Thirdly, when facing decision making dilemmas, don’t give in to mis-information.  God’s rule about the tree was simple and straightforward and clear.  But in conversation with the serpent, Eve was dished both mis-information and mis-interpretation of that simple, clear rule.

When making decisions, err on the side of simple directness rather than on complex mis-information.  Mis-information and mis-interpretation of the simple aspects of the decision redirects our attention away from the simple guidelines.  The serpent was a master at making the simple into the complex, the clear into the cloudy, the ordered into the muddled, meaning into mis-interpretation.

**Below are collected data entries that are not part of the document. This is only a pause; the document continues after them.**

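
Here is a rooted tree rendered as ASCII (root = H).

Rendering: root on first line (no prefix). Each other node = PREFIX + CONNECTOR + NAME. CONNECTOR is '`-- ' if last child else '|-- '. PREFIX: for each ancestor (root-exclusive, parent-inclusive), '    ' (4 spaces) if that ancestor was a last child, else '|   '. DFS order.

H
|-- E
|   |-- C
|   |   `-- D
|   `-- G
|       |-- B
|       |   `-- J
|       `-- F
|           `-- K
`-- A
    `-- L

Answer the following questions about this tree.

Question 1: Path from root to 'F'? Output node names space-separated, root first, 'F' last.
Answer: H E G F

Derivation:
Walk down from root: H -> E -> G -> F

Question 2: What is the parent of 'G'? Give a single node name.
Scan adjacency: G appears as child of E

Answer: E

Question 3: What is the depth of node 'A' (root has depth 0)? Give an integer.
Path from root to A: H -> A
Depth = number of edges = 1

Answer: 1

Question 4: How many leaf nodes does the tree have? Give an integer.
Leaves (nodes with no children): D, J, K, L

Answer: 4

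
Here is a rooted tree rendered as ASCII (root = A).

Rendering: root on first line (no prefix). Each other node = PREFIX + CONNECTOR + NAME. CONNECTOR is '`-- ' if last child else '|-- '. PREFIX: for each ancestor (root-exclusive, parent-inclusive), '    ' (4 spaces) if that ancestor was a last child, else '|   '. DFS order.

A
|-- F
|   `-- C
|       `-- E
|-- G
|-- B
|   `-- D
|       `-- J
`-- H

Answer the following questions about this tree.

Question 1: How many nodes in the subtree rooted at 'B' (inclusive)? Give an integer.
Subtree rooted at B contains: B, D, J
Count = 3

Answer: 3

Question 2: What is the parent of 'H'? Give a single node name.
Scan adjacency: H appears as child of A

Answer: A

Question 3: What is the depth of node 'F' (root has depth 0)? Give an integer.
Path from root to F: A -> F
Depth = number of edges = 1

Answer: 1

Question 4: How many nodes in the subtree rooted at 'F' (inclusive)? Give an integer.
Subtree rooted at F contains: C, E, F
Count = 3

Answer: 3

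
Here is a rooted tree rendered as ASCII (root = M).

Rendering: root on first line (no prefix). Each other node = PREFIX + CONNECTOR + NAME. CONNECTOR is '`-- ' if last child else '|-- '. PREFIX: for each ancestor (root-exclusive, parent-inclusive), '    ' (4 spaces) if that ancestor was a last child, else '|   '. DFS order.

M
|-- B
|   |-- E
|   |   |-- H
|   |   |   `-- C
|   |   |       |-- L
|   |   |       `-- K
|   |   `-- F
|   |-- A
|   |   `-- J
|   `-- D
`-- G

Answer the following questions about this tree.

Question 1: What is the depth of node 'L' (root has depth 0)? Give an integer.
Path from root to L: M -> B -> E -> H -> C -> L
Depth = number of edges = 5

Answer: 5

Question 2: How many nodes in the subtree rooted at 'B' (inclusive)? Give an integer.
Answer: 10

Derivation:
Subtree rooted at B contains: A, B, C, D, E, F, H, J, K, L
Count = 10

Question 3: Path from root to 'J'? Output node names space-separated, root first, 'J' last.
Answer: M B A J

Derivation:
Walk down from root: M -> B -> A -> J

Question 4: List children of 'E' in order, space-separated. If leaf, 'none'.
Node E's children (from adjacency): H, F

Answer: H F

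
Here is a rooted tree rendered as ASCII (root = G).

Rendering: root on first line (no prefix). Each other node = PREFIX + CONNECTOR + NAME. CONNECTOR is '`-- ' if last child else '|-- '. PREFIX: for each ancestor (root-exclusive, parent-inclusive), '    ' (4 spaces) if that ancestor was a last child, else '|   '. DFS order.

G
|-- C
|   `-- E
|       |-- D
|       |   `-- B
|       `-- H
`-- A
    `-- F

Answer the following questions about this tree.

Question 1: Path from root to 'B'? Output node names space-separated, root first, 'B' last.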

Jesus said, “I am the Way, the Truth and the Life” (John 14:6).  That statement is simple and direct.  It is the way that God has designed things from the start.  If Eve had abided by that, had checked out what the serpent was telling her, had Eve first gone to God who is the Way, the Truth, and the Life, and said, “This is what the serpent is telling me; I’m confused; what’s the truth,” she would not have been sucked in by the serpent’s misinformation and misinterpretation.  She allowed the serpent to interpret God.  Why not just go to the source and get the truth.  Eve failed that, and because of that made a fatal decision.

Fourthly, when making decisions, avoid rationalizations.  Rationalizations are the bugaboo of all good decision making.  Rationalization has to do with how we try to justify ourselves or our decisions with plausible sounding reasons, even though those reasons aren’t true or appropriate.

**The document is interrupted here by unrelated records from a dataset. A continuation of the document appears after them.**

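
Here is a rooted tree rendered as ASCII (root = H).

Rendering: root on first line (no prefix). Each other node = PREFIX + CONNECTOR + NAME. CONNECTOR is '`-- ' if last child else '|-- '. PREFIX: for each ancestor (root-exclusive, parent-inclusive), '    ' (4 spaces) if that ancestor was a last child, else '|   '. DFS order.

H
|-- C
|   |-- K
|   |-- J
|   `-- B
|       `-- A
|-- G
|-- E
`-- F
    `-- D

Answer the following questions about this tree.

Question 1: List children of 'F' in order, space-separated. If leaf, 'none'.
Node F's children (from adjacency): D

Answer: D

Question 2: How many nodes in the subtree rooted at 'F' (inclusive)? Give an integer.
Answer: 2

Derivation:
Subtree rooted at F contains: D, F
Count = 2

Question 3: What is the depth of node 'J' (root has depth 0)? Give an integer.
Answer: 2

Derivation:
Path from root to J: H -> C -> J
Depth = number of edges = 2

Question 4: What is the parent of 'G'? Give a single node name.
Scan adjacency: G appears as child of H

Answer: H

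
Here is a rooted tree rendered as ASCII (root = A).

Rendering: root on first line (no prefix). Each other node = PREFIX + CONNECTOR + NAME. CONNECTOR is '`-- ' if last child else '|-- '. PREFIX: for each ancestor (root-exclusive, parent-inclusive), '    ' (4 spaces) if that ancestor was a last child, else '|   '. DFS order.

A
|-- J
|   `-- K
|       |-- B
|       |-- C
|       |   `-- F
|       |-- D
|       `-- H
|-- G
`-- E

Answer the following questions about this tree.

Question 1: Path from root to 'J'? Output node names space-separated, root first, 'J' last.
Answer: A J

Derivation:
Walk down from root: A -> J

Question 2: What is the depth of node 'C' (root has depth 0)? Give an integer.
Answer: 3

Derivation:
Path from root to C: A -> J -> K -> C
Depth = number of edges = 3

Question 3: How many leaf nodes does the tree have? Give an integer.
Answer: 6

Derivation:
Leaves (nodes with no children): B, D, E, F, G, H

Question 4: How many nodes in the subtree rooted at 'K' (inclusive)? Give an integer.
Subtree rooted at K contains: B, C, D, F, H, K
Count = 6

Answer: 6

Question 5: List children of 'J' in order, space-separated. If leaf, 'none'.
Node J's children (from adjacency): K

Answer: K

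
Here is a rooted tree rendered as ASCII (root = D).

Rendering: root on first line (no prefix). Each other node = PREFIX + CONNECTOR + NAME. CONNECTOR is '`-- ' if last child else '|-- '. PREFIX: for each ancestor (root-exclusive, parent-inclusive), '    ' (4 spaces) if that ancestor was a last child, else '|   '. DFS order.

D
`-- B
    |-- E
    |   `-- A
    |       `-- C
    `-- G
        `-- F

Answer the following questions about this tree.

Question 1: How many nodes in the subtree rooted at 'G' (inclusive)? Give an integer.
Answer: 2

Derivation:
Subtree rooted at G contains: F, G
Count = 2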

Eve was staring at the fruit.  The story says, as she stared at the fruit, she was thinking:  The tree does look beautiful and the fruit does appear tasty.  Those are rationalizations she’s using to justify her bad decision.  Those have nothing to do with God’s rule, which was simply, “Don’t eat the fruit from this one tree!”  It doesn’t matter if it looks beautiful or tasty, or if eating fruit would or wouldn’t make her wise.  Those are three rationalizations that seem to Eve to be reasonable and valid, but they are empty and hollow, having nothing to do with making this decision about eating the forbidden fruit.

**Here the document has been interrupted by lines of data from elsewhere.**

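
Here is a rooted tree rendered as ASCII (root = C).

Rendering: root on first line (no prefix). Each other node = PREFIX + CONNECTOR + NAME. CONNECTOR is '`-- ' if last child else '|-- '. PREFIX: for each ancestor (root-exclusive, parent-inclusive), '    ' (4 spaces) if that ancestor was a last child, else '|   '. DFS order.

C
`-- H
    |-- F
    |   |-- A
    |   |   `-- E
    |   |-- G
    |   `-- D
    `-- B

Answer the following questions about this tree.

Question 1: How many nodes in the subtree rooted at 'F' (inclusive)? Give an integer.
Answer: 5

Derivation:
Subtree rooted at F contains: A, D, E, F, G
Count = 5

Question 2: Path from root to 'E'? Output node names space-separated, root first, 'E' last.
Answer: C H F A E

Derivation:
Walk down from root: C -> H -> F -> A -> E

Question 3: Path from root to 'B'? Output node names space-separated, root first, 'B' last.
Walk down from root: C -> H -> B

Answer: C H B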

Eve makes her decision.  We all know what it was.  It was the wrong one.  And where was Adam when all this decision making was going on?  Standing there like a doofus.  “Gosh Eve, you’re so beautiful and naked and all, I guess you must be doing the right thing.  Here, let me have a bite.”

That’s the last part of decision making--don’t get sucked into others bad decisions.  Eve may have handed Adam his own fruit so that now he was just as culpable, and now she doesn’t have to feel so bad if everything goes wrong because she got someone else involved.  Simply put, if you know what is right, and what the right decision is, man up.  It was Adam’s responsibility to not just stand there, but to say, “For all kinds of reasons, that would be a bad decision.  Just back away from the tree.  Just back away.”


As I said at the start, we are the sum total of our decisions.  For good or for ill, our lives will go the way of the decisions we make throughout life.  Each decision determines what you can decide next.

T.S. Eliot in the play, The Cocktail Party, the guests are discussing if people are free.  One of the guests says, “You are not free.  Your moment of decision was yesterday.  You made a decision.  You set in motion Forces in your life and in the lives of others which cannot be reversed…

So it was for Eve and Adam.  So it is for us.  The only recourse is to make great decisions based on what we learn from Eve’s life changing decision making.